Tuesday, February 20, 2007





Supreme Court Imposes Brooke Group Standard on Predatory Bidding Claim

This posting was written by Jeffrey May, editor of CCH Trade Regulation Reporter.

A unanimous U.S. Supreme Court has ruled that the test applied to claims of predatory pricing in Brooke Group Ltd. v. Brown & Williamson Tobacco Corp. (1993-1 Trade Cases ¶70,277) applied to a defunct lumber mill's predatory bidding claim against lumber giant Weyerhaeuser Company.

The Supreme Court vacated a decision of the U.S. Court of Appeals in San Francisco (2005-1 Trade Cases ¶74,817), upholding a $26 million jury verdict against Weyerhaeuser (trebled to approximately $79 million) on the sawmill's monopolization claim.

Weyerhaeuser had argued that the sawmill's claim failed as a matter of law because it did not satisfy the Brooke Group standard. Under the Brooke Group test, a plaintiff seeking to establish competitive injury resulting from a rival's low or predatory prices was required to: (1) prove that the prices complained of were below an appropriate measure of its rival's costs and (2) demonstrate that the competitor had a dangerous probability of recouping its investment in below-cost prices.

Noting that predatory pricing and predatory bidding claims were analytically similar, the High Court ruled that, in order to succeed on its predatory bidding claim, the sawmill had to prove that: (1) the alleged predatory bidding led to below-cost pricing of the alleged predator's outputs (the predator's bidding on the buy side caused the cost of the relevant output to rise above the revenues generated in the sale of those outputs); and (2) the alleged predator had a dangerous probability of recouping the losses incurred in bidding up input prices through the exercise of monopsony power.

Both predatory pricing and predatory bidding claims involved the deliberate use of unilateral pricing measures for anticompetitive purposes. And both claims logically required firms to incur short-term losses on the chance that they might reap supracompetitive profits in the future, according to the Court.

The complaining sawmill blamed Weyerhaeuser for driving it out of business by bidding up input costs. It argued that Weyerhaeuser overpaid for alder saw logs to cause saw log prices to rise to artificially high levels as part of a plan to drive it out of business. As proof that this practice had occurred, the sawmill pointed to Weyerhaeuser's large share of the alder purchasing market, rising alder saw log prices during the alleged predation period, and Weyerhaeuser's declining profits during that same period.

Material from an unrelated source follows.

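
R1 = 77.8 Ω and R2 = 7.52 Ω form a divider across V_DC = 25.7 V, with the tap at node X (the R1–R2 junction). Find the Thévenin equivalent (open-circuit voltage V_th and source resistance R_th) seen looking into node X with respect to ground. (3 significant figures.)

V_th ≈ 2.27 V, R_th ≈ 6.86 Ω

V_th is the unloaded tap voltage: V_DC · R2/(R1+R2) = 25.7 × 0.08814 = 2.265 V.
With V_DC suppressed (replaced by a short), R_th = R1 ‖ R2 = (77.80 × 7.52)/(77.80 + 7.52) = 6.857 Ω.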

During the nine-day trial, the jury was instructed that the sawmill could prove that Weyerhaeuser's bidding practices were anticompetitive acts if the jury concluded that Weyerhaeuser “purchased more logs than it needed, or paid a higher price for logs than necessary, in order to prevent the complaining sawmill from obtaining the logs they needed at a fair price.”

The trial court denied Weyerhaeuser's motions for judgment as a matter of law or for a new trial, which were based in part on Weyerhaeuser's argument that the sawmill had not satisfied the Brooke Group standard.

The appellate court affirmed the verdict against Weyerhaeuser. Because the sawmill conceded that it had not satisfied the Brooke Group standard, there was no support for the jury's verdict.

The decision—delivered by Justice Thomas—is Weyerhaeuser Co. v. Ross-Simmons Hardwood Lumber Co., Inc., Docket No. 05-381, decided February 20, 2007.